TLS can protect many types of data in transit, including login credentials, session tokens, customer records, payment information, business documents, administrative commands, API payloads, and internal application traffic. It does not protect data after it reaches its destination, so it should be paired with access controls, logging, and encryption at rest where appropriate.

TLS certificates help prove the identity of a server or service and enable encrypted communication. A certificate binds a domain, system, or service identity to a cryptographic key. Proper certificate management helps users and systems avoid connecting to impersonated or untrusted endpoints.

TLS 1.2 can still be secure when configured with strong cipher suites, modern key exchange methods, and weak options disabled. However, organizations should evaluate TLS 1.3 where supported because it simplifies secure configuration, improves handshake performance, and removes several older cryptographic choices.

TLS 1.3 is a newer version designed to improve security and performance.
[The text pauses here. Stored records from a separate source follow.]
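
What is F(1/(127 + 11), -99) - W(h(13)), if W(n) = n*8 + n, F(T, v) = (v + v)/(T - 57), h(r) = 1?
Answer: -3951/715 ≈ -5.5259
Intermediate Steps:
F(T, v) = 2*v/(-57 + T) (F(T, v) = (2*v)/(-57 + T) = 2*v/(-57 + T))
W(n) = 9*n (W(n) = 8*n + n = 9*n)
F(1/(127 + 11), -99) - W(h(13)) = 2*(-99)/(-57 + 1/(127 + 11)) - 9 = 2*(-99)/(-57 + 1/138) - 1*9 = 2*(-99)/(-57 + 1/138) - 9 = 2*(-99)/(-7865/138) - 9 = 2*(-99)*(-138/7865) - 9 = 2484/715 - 9 = -3951/715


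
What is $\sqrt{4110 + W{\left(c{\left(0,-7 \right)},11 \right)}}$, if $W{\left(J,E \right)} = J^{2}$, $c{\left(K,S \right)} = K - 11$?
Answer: $\sqrt{4231} \approx 65.046$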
It removes many older algorithms, reduces handshake complexity, and can establish secure sessions faster. TLS 1.2 remains common, but it requires more careful configuration to avoid weak cipher suites or legacy settings.

Organizations should use current TLS versions, disable obsolete protocols, select strong cipher suites, maintain trusted certificates, automate renewal where possible, and regularly scan public and internal endpoints for misconfiguration. They should also define ownership for certificates and document exceptions when legacy systems require special handling.

Auditors commonly look for endpoint scan results, secure configuration standards, certificate inventories, renewal records, architecture diagrams, system configuration screenshots, vulnerability reports, and remediation tickets. The goal is to show that encryption in transit is required, implemented, monitored, and maintained over time.